For JHMR skiers and snowboarders, this move isn’t entirely a surprise. Skier visits at the iconic big mountain mecca had been creeping up even before the pandemic, resulting in frustrating tram and lift line waits, parking shortages, and a diminished experience for everyone both on and off mountain. Even for people flexible enough to ditch work and chase powder, standstill lines at the end of a 10-hour road trip are never fun. Public backlash on crowding and lines at JHMR and other high-profile resorts over the last few years has not been kind.
Nonetheless, this controlled sales direction for resort access seems to have some of the skiing public feeling conflicted. Reservations and limited ticket sales will control the overcrowding, but certain ski areas have seen intense pushback to reservations systems. Others felt that capacity controls such as reservations enhanced the overall experience and don’t mind the minor inconvenience of planning ahead.
For local skier Brandon Smith, the continued control of sales volume is positive. Smith, who works at one of the Jackson Hole valley’s high-end destination hotels, reports that guests who came to visit just before and during the pandemic were dismayed by the long lift waits and diminished skiing time. Last year, with advance planning for tickets, reservations, and visitor caps, those problems were alleviated.
“Skiing is supposed to be fun,” Smith said. “It’s not fun if it’s so crowded you can’t ski, and everyone is angry, aggressive, and frustrated.”
Whether these kinds of limits are going to spread across the entire industry, quashing spontaneity and interest from casual skiers, is a question on skiers mind.
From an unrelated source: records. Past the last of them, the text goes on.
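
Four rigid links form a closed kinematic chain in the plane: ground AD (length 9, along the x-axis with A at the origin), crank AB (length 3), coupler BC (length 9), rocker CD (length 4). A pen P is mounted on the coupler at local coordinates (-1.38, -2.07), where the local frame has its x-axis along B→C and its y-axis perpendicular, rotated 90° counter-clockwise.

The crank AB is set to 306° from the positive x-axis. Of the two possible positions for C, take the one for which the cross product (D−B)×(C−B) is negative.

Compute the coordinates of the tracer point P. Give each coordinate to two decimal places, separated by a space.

A=(0,0), D=(9.00,0)
B = A + 3.00·(cos306°, sin306°) = (1.7634, -2.4271)
|BD| = 7.6328
circle(B,9.00) ∩ circle(D,4.00): a=8.0743, h=3.9756
  candidates: C₊=(8.1545,3.9096) cross=30.345; C₋=(10.6828,-3.6288) cross=-30.345
  mode - wants cross < 0 → take C=(10.6828,-3.6288) (cross=-30.345)
ex = (C−B)/|BC| = (0.9910,-0.1335); ey = (0.1335,0.9910)
P = B + -1.38·ex + -2.07·ey = (0.1193,-4.2942)

0.12 -4.29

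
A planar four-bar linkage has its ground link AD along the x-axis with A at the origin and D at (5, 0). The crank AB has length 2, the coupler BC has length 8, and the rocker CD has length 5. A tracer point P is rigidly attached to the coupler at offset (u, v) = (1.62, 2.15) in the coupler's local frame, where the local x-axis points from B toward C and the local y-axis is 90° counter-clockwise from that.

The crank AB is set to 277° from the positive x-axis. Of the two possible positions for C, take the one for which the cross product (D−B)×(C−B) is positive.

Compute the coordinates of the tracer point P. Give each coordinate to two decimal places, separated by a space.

-0.81 0.49

A=(0,0), D=(5.00,0)
B = A + 2.00·(cos277°, sin277°) = (0.2437, -1.9851)
|BD| = 5.1539
circle(B,8.00) ∩ circle(D,5.00): a=6.3605, h=4.8522
  candidates: C₊=(4.2446,4.9426) cross=25.008; C₋=(7.9824,-4.0131) cross=-25.008
  mode + wants cross > 0 → take C=(4.2446,4.9426) (cross=25.008)
ex = (C−B)/|BC| = (0.5001,0.8660); ey = (-0.8660,0.5001)
P = B + 1.62·ex + 2.15·ey = (-0.8079,0.4930)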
For Sara Silver, it’s been an annual winter tradition to head to the Tetons and ski powder with her husband from their home near Kalispell, Mont. “I can’t make plans that far ahead, in August for late-winter ski days. Plus it’s complete roulette to buy still very expensive ski tickets without knowing what the snow will be like,” she said. “I’d be so disappointed if we couldn’t go ski a big storm when it arrived because all those days had been scooped up by people who can plan trips from August.”
But other destination resorts report that more restrictions aren’t likely. Purgatory, near Durango, Colo., also has new ticket pricing options but they won’t cut out last-minute skiers with long-term planning and reservations. “To encourage guests to plan ahead, Purgatory has moved away from traditional window rates to dynamic, demand-based pricing on lift tickets,” said Amanda Anderson, marketing director at Purgatory. “Most less-frequent skiers and riders, especially families who do not live in day-drive ski markets, are still looking for flexibility,” added general manager Dave Rathbun. “Guests who purchase tickets in advance get the best pricing, and they are proving to us they like it.”
“We’ve always had the option to buy in advance and save, and we have reservation requirements for Ikon and Mountain Collective passholders. But we have four mountains to spread out to, so it’s not likely we will have to limit sales.” said Jeff Hanle, a spokesman for Colo.’s Aspen Snowmass. He noted that different resorts face different pressures in keeping a quality experience for skiers.
“I think this year will be illuminating. Will we see this drive in outdoor recreation continue on the same trajectory? It’s great, we want people out skiing, but I don’t think anyone can answer that quite yet.”